First of all: my year has exceeded my expectations! This is not just about my success this year. I am very aware that the success of my cohort will reflect on me for a long time, and that we are reaping the benefits of years of effective, engaging, thoughtful, and brilliant CIPA Fellows working all over the world. I was impressed time and again by my hardworking colleagues, asking tough questions, and tackling challenging projects.

So, some nuts and bolts for those of you deciding where to live: hopefully, you’ve read my posts about how much I like living in Fall Creek. It helps that I have kids and the schools are so close, but many CIPA Fellows live here, so I’m not an outlier in this respect! If you have decided to be a CIPA Fellow (welcome!), you’ll want to really consider where you live because you won’t likely move between your first and second year.

Making a housing decision in Ithaca:

I drew up a list (okay, maybe it was a spreadsheet) of things that were critical in my housing decision. I knew I would be up on campus constantly, I was also pretty sure if I could run home in three minutes I would feel like school was invading my personal life. A bit of separation from school is a good thing. I also wanted to be somewhere I could easily walk to get a cup of coffee and/or walk through a park, but still go downtown to see what’s happening on a given weekend.

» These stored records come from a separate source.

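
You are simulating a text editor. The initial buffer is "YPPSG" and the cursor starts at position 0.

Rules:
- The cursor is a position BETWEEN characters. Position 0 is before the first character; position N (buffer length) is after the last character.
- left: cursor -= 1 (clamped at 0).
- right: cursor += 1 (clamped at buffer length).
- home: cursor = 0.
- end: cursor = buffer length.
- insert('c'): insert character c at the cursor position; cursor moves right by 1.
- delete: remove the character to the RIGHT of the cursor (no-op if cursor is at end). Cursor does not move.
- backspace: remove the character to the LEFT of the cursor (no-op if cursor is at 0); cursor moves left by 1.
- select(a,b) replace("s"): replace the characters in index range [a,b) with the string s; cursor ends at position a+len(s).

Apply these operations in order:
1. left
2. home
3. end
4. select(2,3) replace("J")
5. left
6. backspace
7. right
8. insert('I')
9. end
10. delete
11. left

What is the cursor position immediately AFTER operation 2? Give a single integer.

Answer: 0

Derivation:
After op 1 (left): buf='YPPSG' cursor=0
After op 2 (home): buf='YPPSG' cursor=0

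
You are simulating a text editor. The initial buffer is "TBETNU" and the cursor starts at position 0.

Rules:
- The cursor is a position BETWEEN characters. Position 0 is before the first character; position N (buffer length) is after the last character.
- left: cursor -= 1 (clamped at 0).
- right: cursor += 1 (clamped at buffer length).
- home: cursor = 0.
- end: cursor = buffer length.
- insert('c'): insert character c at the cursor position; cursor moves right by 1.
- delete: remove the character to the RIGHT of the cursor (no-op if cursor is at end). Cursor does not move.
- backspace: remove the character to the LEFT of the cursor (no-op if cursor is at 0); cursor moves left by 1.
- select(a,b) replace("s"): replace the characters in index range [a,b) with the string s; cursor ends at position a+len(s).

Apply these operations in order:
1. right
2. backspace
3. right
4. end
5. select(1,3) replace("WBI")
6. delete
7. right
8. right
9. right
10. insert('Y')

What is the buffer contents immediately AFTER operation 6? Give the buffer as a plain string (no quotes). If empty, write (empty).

Answer: BWBIU

Derivation:
After op 1 (right): buf='TBETNU' cursor=1
After op 2 (backspace): buf='BETNU' cursor=0
After op 3 (right): buf='BETNU' cursor=1
After op 4 (end): buf='BETNU' cursor=5
After op 5 (select(1,3) replace("WBI")): buf='BWBINU' cursor=4
After op 6 (delete): buf='BWBIU' cursor=4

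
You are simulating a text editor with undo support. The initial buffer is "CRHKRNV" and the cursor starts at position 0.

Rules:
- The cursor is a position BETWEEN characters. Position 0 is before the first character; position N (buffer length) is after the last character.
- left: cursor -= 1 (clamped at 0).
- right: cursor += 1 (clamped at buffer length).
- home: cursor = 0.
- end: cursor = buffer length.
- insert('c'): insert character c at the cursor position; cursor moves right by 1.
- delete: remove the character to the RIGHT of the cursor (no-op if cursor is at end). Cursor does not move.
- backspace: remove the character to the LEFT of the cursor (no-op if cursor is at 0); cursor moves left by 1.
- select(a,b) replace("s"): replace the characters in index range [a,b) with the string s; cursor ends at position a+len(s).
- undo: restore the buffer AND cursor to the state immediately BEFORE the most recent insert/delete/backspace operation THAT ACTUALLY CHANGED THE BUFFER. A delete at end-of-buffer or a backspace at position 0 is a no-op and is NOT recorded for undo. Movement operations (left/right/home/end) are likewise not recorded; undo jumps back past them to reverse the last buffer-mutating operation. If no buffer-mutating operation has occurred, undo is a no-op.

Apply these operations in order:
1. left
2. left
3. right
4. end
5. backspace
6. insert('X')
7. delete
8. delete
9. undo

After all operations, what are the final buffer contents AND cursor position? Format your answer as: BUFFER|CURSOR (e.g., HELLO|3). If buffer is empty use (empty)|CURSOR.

After op 1 (left): buf='CRHKRNV' cursor=0
After op 2 (left): buf='CRHKRNV' cursor=0
After op 3 (right): buf='CRHKRNV' cursor=1
After op 4 (end): buf='CRHKRNV' cursor=7
After op 5 (backspace): buf='CRHKRN' cursor=6
After op 6 (insert('X')): buf='CRHKRNX' cursor=7
After op 7 (delete): buf='CRHKRNX' cursor=7
After op 8 (delete): buf='CRHKRNX' cursor=7
After op 9 (undo): buf='CRHKRN' cursor=6

Answer: CRHKRN|6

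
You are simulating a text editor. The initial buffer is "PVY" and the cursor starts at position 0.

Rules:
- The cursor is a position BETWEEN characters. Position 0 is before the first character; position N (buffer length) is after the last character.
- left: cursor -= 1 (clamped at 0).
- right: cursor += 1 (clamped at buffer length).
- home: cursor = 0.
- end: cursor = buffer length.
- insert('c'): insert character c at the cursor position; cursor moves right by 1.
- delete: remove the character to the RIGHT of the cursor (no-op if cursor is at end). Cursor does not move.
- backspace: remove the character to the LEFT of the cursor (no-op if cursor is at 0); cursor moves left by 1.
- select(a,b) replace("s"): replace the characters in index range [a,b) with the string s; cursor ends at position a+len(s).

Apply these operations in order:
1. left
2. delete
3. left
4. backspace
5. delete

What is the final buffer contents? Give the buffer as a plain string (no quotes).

Answer: Y

Derivation:
After op 1 (left): buf='PVY' cursor=0
After op 2 (delete): buf='VY' cursor=0
After op 3 (left): buf='VY' cursor=0
After op 4 (backspace): buf='VY' cursor=0
After op 5 (delete): buf='Y' cursor=0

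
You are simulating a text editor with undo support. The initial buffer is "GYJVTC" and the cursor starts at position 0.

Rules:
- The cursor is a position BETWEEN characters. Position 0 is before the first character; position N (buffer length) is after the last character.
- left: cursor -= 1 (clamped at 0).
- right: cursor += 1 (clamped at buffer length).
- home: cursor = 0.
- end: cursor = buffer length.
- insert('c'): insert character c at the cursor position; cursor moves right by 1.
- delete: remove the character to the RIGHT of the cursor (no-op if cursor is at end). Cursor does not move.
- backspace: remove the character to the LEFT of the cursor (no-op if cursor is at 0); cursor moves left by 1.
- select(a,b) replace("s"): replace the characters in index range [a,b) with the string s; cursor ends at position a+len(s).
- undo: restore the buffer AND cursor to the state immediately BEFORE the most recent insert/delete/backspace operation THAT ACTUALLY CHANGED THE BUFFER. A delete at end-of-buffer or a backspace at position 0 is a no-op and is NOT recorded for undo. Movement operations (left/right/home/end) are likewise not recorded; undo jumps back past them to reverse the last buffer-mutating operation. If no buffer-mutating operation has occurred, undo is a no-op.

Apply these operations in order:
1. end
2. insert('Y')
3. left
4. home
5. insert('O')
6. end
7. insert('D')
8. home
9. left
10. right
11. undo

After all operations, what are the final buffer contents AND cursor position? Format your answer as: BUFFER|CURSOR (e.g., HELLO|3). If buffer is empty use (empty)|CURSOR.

After op 1 (end): buf='GYJVTC' cursor=6
After op 2 (insert('Y')): buf='GYJVTCY' cursor=7
After op 3 (left): buf='GYJVTCY' cursor=6
After op 4 (home): buf='GYJVTCY' cursor=0
After op 5 (insert('O')): buf='OGYJVTCY' cursor=1
After op 6 (end): buf='OGYJVTCY' cursor=8
After op 7 (insert('D')): buf='OGYJVTCYD' cursor=9
After op 8 (home): buf='OGYJVTCYD' cursor=0
After op 9 (left): buf='OGYJVTCYD' cursor=0
After op 10 (right): buf='OGYJVTCYD' cursor=1
After op 11 (undo): buf='OGYJVTCY' cursor=8

Answer: OGYJVTCY|8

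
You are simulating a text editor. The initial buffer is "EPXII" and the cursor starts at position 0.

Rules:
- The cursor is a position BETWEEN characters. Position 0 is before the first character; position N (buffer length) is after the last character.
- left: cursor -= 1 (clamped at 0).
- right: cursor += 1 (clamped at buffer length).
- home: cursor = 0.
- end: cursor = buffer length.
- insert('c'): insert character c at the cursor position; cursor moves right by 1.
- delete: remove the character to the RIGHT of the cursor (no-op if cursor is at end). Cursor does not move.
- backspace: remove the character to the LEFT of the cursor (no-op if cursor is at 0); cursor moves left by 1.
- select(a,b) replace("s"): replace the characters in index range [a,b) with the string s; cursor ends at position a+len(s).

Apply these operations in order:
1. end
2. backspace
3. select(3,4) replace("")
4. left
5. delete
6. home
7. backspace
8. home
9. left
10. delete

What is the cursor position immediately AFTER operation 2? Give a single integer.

After op 1 (end): buf='EPXII' cursor=5
After op 2 (backspace): buf='EPXI' cursor=4

Answer: 4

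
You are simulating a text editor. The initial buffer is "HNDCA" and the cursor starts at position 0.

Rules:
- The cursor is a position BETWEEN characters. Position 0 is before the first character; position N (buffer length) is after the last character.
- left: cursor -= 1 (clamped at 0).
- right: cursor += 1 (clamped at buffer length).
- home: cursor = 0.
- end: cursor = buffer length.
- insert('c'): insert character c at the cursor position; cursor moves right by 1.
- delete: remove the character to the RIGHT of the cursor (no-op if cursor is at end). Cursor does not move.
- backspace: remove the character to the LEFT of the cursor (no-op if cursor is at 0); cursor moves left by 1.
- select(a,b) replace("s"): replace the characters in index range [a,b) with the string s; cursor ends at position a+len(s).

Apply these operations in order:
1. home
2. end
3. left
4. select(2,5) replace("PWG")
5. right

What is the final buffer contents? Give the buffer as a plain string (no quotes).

After op 1 (home): buf='HNDCA' cursor=0
After op 2 (end): buf='HNDCA' cursor=5
After op 3 (left): buf='HNDCA' cursor=4
After op 4 (select(2,5) replace("PWG")): buf='HNPWG' cursor=5
After op 5 (right): buf='HNPWG' cursor=5

Answer: HNPWG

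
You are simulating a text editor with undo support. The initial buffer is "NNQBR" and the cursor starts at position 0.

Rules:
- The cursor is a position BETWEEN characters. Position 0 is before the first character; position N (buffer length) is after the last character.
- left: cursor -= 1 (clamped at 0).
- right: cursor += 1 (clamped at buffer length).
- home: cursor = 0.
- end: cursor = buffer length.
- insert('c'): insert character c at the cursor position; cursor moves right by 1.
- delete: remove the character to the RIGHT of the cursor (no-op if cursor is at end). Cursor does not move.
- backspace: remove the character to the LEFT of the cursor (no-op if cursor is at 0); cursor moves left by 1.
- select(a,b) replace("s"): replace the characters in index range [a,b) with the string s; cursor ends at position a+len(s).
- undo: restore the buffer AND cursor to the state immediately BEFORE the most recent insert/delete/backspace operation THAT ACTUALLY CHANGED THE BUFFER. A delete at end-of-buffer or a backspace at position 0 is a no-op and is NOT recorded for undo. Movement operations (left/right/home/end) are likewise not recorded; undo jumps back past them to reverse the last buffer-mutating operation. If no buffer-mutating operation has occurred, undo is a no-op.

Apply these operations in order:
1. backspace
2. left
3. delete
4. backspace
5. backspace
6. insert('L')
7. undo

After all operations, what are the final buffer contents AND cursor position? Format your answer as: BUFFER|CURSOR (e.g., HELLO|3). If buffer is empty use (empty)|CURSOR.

After op 1 (backspace): buf='NNQBR' cursor=0
After op 2 (left): buf='NNQBR' cursor=0
After op 3 (delete): buf='NQBR' cursor=0
After op 4 (backspace): buf='NQBR' cursor=0
After op 5 (backspace): buf='NQBR' cursor=0
After op 6 (insert('L')): buf='LNQBR' cursor=1
After op 7 (undo): buf='NQBR' cursor=0

Answer: NQBR|0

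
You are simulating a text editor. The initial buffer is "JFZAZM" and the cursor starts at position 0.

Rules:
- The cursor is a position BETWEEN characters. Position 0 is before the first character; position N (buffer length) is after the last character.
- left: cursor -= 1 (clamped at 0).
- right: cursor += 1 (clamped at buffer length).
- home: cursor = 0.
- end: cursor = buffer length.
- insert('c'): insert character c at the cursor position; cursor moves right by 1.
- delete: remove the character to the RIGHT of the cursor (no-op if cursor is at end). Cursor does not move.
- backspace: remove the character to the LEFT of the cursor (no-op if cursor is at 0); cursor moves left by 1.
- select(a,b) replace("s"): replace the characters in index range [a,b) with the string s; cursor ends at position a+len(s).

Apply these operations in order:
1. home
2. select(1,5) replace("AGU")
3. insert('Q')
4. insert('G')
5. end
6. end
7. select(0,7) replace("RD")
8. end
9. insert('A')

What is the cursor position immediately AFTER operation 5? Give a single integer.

Answer: 7

Derivation:
After op 1 (home): buf='JFZAZM' cursor=0
After op 2 (select(1,5) replace("AGU")): buf='JAGUM' cursor=4
After op 3 (insert('Q')): buf='JAGUQM' cursor=5
After op 4 (insert('G')): buf='JAGUQGM' cursor=6
After op 5 (end): buf='JAGUQGM' cursor=7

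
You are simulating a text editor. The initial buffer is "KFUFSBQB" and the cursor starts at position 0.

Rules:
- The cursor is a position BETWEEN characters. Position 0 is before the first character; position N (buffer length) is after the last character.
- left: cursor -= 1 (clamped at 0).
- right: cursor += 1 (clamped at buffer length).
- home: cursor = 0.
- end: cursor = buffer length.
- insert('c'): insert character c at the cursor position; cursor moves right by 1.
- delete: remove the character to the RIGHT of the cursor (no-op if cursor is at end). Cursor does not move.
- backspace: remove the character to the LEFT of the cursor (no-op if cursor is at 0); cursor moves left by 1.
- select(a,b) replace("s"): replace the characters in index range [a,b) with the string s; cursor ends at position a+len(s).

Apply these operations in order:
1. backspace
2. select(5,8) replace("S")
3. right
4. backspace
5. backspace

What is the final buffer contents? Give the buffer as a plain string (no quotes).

After op 1 (backspace): buf='KFUFSBQB' cursor=0
After op 2 (select(5,8) replace("S")): buf='KFUFSS' cursor=6
After op 3 (right): buf='KFUFSS' cursor=6
After op 4 (backspace): buf='KFUFS' cursor=5
After op 5 (backspace): buf='KFUF' cursor=4

Answer: KFUF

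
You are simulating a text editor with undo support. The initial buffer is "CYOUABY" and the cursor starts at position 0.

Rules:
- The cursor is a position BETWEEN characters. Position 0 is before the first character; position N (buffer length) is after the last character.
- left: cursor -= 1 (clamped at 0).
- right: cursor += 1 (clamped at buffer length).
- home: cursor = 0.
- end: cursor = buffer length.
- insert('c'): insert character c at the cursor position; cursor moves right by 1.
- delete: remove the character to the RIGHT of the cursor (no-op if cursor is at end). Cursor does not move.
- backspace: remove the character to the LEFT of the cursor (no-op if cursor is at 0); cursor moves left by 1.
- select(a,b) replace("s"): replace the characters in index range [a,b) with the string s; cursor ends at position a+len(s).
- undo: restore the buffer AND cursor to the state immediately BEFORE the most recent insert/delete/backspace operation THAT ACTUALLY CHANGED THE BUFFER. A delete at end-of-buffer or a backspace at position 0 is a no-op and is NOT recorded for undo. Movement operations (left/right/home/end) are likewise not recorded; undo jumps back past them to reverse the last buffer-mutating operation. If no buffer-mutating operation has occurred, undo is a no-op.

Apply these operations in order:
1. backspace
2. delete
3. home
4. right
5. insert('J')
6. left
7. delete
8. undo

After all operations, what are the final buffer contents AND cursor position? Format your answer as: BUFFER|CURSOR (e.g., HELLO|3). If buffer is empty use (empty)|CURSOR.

Answer: YJOUABY|1

Derivation:
After op 1 (backspace): buf='CYOUABY' cursor=0
After op 2 (delete): buf='YOUABY' cursor=0
After op 3 (home): buf='YOUABY' cursor=0
After op 4 (right): buf='YOUABY' cursor=1
After op 5 (insert('J')): buf='YJOUABY' cursor=2
After op 6 (left): buf='YJOUABY' cursor=1
After op 7 (delete): buf='YOUABY' cursor=1
After op 8 (undo): buf='YJOUABY' cursor=1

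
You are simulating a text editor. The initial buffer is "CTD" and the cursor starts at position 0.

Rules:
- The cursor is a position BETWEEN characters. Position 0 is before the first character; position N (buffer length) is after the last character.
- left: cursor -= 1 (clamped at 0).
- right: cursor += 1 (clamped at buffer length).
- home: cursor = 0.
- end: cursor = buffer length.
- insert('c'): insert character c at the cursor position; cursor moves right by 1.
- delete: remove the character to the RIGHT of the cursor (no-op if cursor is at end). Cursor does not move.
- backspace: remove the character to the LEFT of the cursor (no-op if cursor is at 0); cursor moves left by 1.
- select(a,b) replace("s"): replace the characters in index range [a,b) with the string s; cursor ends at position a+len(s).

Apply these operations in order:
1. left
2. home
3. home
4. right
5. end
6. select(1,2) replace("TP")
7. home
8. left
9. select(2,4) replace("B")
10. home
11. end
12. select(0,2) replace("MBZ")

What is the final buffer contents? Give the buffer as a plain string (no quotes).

Answer: MBZB

Derivation:
After op 1 (left): buf='CTD' cursor=0
After op 2 (home): buf='CTD' cursor=0
After op 3 (home): buf='CTD' cursor=0
After op 4 (right): buf='CTD' cursor=1
After op 5 (end): buf='CTD' cursor=3
After op 6 (select(1,2) replace("TP")): buf='CTPD' cursor=3
After op 7 (home): buf='CTPD' cursor=0
After op 8 (left): buf='CTPD' cursor=0
After op 9 (select(2,4) replace("B")): buf='CTB' cursor=3
After op 10 (home): buf='CTB' cursor=0
After op 11 (end): buf='CTB' cursor=3
After op 12 (select(0,2) replace("MBZ")): buf='MBZB' cursor=3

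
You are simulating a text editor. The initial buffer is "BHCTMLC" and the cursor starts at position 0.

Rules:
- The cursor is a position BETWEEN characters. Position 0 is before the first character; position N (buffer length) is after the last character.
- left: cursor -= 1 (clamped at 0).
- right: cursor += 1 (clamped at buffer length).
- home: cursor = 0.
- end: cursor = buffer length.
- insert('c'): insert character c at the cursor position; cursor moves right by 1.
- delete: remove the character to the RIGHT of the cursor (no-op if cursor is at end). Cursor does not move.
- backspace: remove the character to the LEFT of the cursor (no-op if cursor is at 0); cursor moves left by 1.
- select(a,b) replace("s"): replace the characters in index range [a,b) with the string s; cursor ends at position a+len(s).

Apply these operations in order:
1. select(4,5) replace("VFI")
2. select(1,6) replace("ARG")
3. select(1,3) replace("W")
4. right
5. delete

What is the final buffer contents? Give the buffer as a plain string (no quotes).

Answer: BWGLC

Derivation:
After op 1 (select(4,5) replace("VFI")): buf='BHCTVFILC' cursor=7
After op 2 (select(1,6) replace("ARG")): buf='BARGILC' cursor=4
After op 3 (select(1,3) replace("W")): buf='BWGILC' cursor=2
After op 4 (right): buf='BWGILC' cursor=3
After op 5 (delete): buf='BWGLC' cursor=3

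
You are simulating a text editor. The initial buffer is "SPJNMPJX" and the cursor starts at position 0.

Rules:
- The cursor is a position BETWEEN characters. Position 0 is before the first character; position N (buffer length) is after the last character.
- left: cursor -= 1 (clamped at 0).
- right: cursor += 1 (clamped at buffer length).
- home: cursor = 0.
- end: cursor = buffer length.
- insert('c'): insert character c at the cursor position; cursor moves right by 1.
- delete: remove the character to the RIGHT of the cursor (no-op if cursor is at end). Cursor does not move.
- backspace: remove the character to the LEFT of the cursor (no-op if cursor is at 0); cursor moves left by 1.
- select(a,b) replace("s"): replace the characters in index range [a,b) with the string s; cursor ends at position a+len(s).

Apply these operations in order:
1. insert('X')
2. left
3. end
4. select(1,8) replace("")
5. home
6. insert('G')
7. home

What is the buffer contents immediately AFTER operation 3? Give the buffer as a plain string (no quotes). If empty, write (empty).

After op 1 (insert('X')): buf='XSPJNMPJX' cursor=1
After op 2 (left): buf='XSPJNMPJX' cursor=0
After op 3 (end): buf='XSPJNMPJX' cursor=9

Answer: XSPJNMPJX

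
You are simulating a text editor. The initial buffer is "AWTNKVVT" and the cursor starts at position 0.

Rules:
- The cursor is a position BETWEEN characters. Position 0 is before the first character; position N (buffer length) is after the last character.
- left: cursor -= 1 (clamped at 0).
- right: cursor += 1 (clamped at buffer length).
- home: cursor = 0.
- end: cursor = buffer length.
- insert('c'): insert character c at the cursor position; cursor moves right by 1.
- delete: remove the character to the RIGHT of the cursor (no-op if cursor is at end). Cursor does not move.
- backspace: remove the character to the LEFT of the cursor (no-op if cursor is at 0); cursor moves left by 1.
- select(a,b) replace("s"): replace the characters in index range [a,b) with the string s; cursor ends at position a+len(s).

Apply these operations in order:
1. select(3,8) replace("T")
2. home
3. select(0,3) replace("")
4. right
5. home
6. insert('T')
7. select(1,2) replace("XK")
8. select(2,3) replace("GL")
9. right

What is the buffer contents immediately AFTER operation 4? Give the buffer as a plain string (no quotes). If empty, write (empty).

Answer: T

Derivation:
After op 1 (select(3,8) replace("T")): buf='AWTT' cursor=4
After op 2 (home): buf='AWTT' cursor=0
After op 3 (select(0,3) replace("")): buf='T' cursor=0
After op 4 (right): buf='T' cursor=1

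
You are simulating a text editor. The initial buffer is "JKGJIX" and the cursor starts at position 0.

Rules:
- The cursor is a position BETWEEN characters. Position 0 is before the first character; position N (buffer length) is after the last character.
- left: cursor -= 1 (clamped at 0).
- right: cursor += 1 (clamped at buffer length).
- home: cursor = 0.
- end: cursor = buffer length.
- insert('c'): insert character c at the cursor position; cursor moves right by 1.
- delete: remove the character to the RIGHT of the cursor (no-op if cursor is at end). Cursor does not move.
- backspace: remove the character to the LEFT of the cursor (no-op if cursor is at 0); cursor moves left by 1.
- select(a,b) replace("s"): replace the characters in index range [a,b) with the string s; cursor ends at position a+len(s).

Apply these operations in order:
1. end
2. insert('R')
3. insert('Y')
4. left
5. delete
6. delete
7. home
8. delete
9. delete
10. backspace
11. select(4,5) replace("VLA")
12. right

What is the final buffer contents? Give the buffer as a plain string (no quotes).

Answer: GJIXVLA

Derivation:
After op 1 (end): buf='JKGJIX' cursor=6
After op 2 (insert('R')): buf='JKGJIXR' cursor=7
After op 3 (insert('Y')): buf='JKGJIXRY' cursor=8
After op 4 (left): buf='JKGJIXRY' cursor=7
After op 5 (delete): buf='JKGJIXR' cursor=7
After op 6 (delete): buf='JKGJIXR' cursor=7
After op 7 (home): buf='JKGJIXR' cursor=0
After op 8 (delete): buf='KGJIXR' cursor=0
After op 9 (delete): buf='GJIXR' cursor=0
After op 10 (backspace): buf='GJIXR' cursor=0
After op 11 (select(4,5) replace("VLA")): buf='GJIXVLA' cursor=7
After op 12 (right): buf='GJIXVLA' cursor=7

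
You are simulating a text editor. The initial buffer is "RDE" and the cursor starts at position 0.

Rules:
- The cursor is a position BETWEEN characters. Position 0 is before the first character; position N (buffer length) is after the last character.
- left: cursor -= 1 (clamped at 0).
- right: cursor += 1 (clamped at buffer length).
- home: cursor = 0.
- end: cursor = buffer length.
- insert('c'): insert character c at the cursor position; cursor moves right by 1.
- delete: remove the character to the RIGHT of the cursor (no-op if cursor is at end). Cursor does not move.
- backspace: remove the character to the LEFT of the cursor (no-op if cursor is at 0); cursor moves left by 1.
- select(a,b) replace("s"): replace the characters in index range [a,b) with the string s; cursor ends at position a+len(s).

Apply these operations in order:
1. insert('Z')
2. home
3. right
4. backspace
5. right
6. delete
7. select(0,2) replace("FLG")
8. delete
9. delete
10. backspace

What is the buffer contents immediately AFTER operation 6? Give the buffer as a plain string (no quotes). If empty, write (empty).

Answer: RE

Derivation:
After op 1 (insert('Z')): buf='ZRDE' cursor=1
After op 2 (home): buf='ZRDE' cursor=0
After op 3 (right): buf='ZRDE' cursor=1
After op 4 (backspace): buf='RDE' cursor=0
After op 5 (right): buf='RDE' cursor=1
After op 6 (delete): buf='RE' cursor=1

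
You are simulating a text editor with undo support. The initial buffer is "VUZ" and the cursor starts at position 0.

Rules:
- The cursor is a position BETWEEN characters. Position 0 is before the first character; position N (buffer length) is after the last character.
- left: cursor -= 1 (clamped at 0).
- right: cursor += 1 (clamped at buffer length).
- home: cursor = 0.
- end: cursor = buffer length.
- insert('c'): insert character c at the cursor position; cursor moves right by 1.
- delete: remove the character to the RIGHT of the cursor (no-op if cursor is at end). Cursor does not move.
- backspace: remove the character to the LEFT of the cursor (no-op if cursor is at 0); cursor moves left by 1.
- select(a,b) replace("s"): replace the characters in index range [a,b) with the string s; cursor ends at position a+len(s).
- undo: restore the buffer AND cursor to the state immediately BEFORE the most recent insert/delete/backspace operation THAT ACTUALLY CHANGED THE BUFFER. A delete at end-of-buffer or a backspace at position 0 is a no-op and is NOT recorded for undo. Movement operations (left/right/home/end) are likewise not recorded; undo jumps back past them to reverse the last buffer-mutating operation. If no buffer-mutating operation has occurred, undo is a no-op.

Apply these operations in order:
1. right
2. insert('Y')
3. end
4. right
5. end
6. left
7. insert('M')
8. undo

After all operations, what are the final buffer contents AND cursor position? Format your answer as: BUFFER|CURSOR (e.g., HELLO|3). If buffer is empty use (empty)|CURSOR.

After op 1 (right): buf='VUZ' cursor=1
After op 2 (insert('Y')): buf='VYUZ' cursor=2
After op 3 (end): buf='VYUZ' cursor=4
After op 4 (right): buf='VYUZ' cursor=4
After op 5 (end): buf='VYUZ' cursor=4
After op 6 (left): buf='VYUZ' cursor=3
After op 7 (insert('M')): buf='VYUMZ' cursor=4
After op 8 (undo): buf='VYUZ' cursor=3

Answer: VYUZ|3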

Well, Fall Creek has all that in spades. I also wanted someplace relatively quiet. I knew I didn’t want to live next to the dorms, but I also wanted to stay away from any main thoroughfares. Here in Fall Creek, I can walk and bike to most things in central Ithaca, but it is quiet while still being lively- more in terms of people traffic than car traffic, which is more my style. Also, I never have to go up and down the hill on the weekends so there is a small amount of topographical isolation as well as cultural and geographic. It has been a great mix for me, I recommend it.

Go for the MPA!

Since I can’t answer all your questions in one short blog, I will tell you this: if you have any desire to open your mind to new concepts, tools, friends, and connections, and getting an MPA is attractive to you, I think you should go for it. Two years away from work is a very short time, and you’ll be surprised how quickly the time passes and how much your world and your mind can expand in that time: GO FOR IT!

About me:

Sarah Brown is a first-year CIPA student. An organic farmer from Washington State, she spent last year in a small village in Hungary as a Fulbright Fellow, studying rural social innovation. She has come to CIPA hoping to build her tool-kit, which will allow her to be more effective in pushing a positive agenda for social change. Sarah has brought her two elementary-aged children with her to Ithaca and is single-parenting these two years while her husband stays behind to work in Washington.